This was an action upon a policy of fire insurance on the plaintiff’s stock of merchandise, consisting principally of groceries and provisions, while contained in a one-story frame shingle-roof building occupied as a store, near Macon, Ga. The policy stated that the property was insured “subject to iron safe clause attached”; also that it was accepted subject to such conditions as might be endorsed thereon or added thereto; and upon its face was pasted a strip of paper, which bore the signature of the agents who *760issued the policy, and upon which was printed the “iron safe clause.” This clause is in these words:
“The following covenant and warranty is hereby made a part of this policy: (1) The assured shall make a complete itemized inventory of stock on hand at least once in each calendar year, and unless such inventory has been taken within twelve months prior to the date of this policy, one shall be taken in detail within thirty days of the issuance of this policy, or this policy shall be null and void from such date, and upon demand of assured the unearned premium from such date shall be refunded. (2) The assured shall keep a set of books, which shall clearly and plainly present a complete record of business transacted, including all purchases, sales and shipments, both for cash and credit, from date of inventory as provided for in the first section of this clause and during the continuance of this policy. (3) The assured shall keep such books and inventory, also the last preceding inventory, if such has been taken, securely locked in a fire-proof safe at night, and at all times. when the building mentioned in this policy is not actually open for business, or failing in this, the assured will keep such books and inventories in some places not exposed to fire which would destroy the aforesaid business.
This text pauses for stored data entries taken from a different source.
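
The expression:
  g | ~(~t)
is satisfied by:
  {t: True, g: True}
  {t: True, g: False}
  {g: True, t: False}


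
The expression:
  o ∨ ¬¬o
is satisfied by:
  {o: True}


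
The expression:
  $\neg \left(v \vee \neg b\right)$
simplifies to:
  $b \wedge \neg v$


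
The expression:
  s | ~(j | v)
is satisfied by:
  {s: True, v: False, j: False}
  {j: True, s: True, v: False}
  {s: True, v: True, j: False}
  {j: True, s: True, v: True}
  {j: False, v: False, s: False}


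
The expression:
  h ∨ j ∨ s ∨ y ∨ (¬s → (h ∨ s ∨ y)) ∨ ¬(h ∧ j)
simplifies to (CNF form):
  True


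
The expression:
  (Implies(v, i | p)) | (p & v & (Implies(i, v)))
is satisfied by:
  {i: True, p: True, v: False}
  {i: True, v: False, p: False}
  {p: True, v: False, i: False}
  {p: False, v: False, i: False}
  {i: True, p: True, v: True}
  {i: True, v: True, p: False}
  {p: True, v: True, i: False}


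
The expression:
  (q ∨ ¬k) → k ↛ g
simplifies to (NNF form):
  k ∧ (¬g ∨ ¬q)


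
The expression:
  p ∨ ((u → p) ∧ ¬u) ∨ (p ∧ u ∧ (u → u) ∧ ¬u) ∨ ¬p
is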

In the event of failure to produce such set of books and inventories for the inspection of this company, this policy shall become null and void, and such failure shall constitute a perpetual bar to any recovery thereon.”
The property insured was burned at night, after the store was closed. The plaintiff’s books of account were not placed in a safe, but were left in the store, on a desk, where they were destroyed by the fire. The insurance company refused payment of the policy, and in its answer to the action denied liability, upon the ground that the plaintiff had violated the clause above referred to. The plaintiff contended that the clause in question was not a part of the contract, but was attached to the policy without his consent and by the fraud of the defendant’s agents. On this point the evidence was conflicting. There was a verdict for the plaintiff for the full amount of the policy, and the defend*761ant made a motion for a new trial, which, was overruled, and B excepted.
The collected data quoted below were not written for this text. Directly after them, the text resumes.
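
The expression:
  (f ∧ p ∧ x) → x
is always true.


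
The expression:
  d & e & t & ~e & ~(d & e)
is never true.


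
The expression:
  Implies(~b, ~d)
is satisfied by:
  {b: True, d: False}
  {d: False, b: False}
  {d: True, b: True}


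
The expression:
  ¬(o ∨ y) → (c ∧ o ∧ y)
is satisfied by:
  {y: True, o: True}
  {y: True, o: False}
  {o: True, y: False}


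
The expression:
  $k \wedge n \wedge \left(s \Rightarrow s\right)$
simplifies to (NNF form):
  $k \wedge n$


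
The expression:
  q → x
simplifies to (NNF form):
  x ∨ ¬q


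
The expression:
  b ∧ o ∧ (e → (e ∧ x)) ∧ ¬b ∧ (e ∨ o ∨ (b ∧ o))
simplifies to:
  False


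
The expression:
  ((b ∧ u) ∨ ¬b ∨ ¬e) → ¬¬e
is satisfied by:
  {e: True}


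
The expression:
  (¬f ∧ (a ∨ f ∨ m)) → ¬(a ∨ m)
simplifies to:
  f ∨ (¬a ∧ ¬m)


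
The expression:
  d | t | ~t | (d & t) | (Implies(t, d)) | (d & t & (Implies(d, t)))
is always true.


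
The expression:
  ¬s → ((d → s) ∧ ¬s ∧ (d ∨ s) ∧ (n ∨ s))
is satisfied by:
  {s: True}


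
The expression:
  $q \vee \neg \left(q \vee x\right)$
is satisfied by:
  {q: True, x: False}
  {x: False, q: False}
  {x: True, q: True}


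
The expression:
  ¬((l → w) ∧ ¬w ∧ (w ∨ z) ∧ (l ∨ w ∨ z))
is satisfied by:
  {l: True, w: True, z: False}
  {l: True, w: False, z: False}
  {w: True, l: False, z: False}
  {l: False, w: False, z: False}
  {z: True, l: True, w: True}
  {z: True, l: True, w: False}
  {z: True, w: True, l: False}


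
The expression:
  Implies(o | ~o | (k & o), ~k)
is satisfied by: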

• 1-3. As to the admissibility of the letters and inventory referred to in the motion for a new trial, nothing need be added to what is said in the head-notes.
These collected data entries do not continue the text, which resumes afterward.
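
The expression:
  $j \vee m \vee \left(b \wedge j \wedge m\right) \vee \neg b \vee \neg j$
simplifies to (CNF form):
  $\text{True}$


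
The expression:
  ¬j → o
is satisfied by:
  {o: True, j: True}
  {o: True, j: False}
  {j: True, o: False}


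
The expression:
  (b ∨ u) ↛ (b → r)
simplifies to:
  b ∧ ¬r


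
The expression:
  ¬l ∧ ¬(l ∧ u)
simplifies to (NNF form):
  ¬l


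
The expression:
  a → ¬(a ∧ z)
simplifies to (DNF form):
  ¬a ∨ ¬z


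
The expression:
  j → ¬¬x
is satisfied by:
  {x: True, j: False}
  {j: False, x: False}
  {j: True, x: True}


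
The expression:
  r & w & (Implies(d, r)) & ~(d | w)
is never true.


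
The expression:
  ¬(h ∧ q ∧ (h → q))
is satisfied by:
  {h: False, q: False}
  {q: True, h: False}
  {h: True, q: False}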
4-6. The court, in charging upon the effect which should be given to the “iron safe clause” in case the jury should find that it constituted a part of the policy, submitted to them the question of its materiality, and authorized them to treat it as a merely incidental matter to be considered by them in connection with the subject of furnishing proofs’ of loss. This we think was error. The provisions of our code touching the materiality of representations and conditions in fire insurance policies (§2803 et seq.), and the decisions of this court in the cases of Southern Life Insurance Co. v. Wilkinson, 53 Ga. 549; Mobile Fire Department Insurance Co. v. Coleman & Collat, 58 Ga. 251, and Phenix Insurance Co. v. Fulton, 80 Ga. 224, relied upon by counsel for the defendant’ in error, relate to representations of fact, and not to conditions of the kind contained. in the clause now under consideration. This clause constitutes á promissory warranty. It binds the assured to do certain things for the protection of the insurer, and is important as providing a check against fraud on the part of the assured, and a mode by which the insurer may ascertain for itself the extent of the loss; and the compliance of the assured with this part of the contract is a condition upon which, by the express terms of the contract, the validity of the policy is made to depend. As to such warranties our code made no departure from the rules of law governing contracts of this class, as laid down by the authorities generally; and according to all the authorities, the materiality of such a warranty is not a matter of inquiry for a jury. 11 Am. & Eng. Enc. of Law, Insurance, 291; 1 May Ins. §156; and see Thomson v. Southern Mutual Insurance Co., 90 Ga. 78. In the following cases an “iron safe *762clause” was held to be a warranty, and not a mere representation: Landman v. Hartford Ins. Co., La. Court of App. (1890), 19 Ins. L. J. 572; Kelly-Goodfellow Shoe Co. v. Liberty Ins. Co. (Tex. Civ. App.) S. W. Rep. 1034; Home Ins. Co. of New Orleans v. Cary (Tex. Civ. App.), 31 S. W. Rep. 321; Virginia Fire & Marine Ins. Co. v. Morgan (Va.), 18 S. E. Rep. 191. Judgment reversed.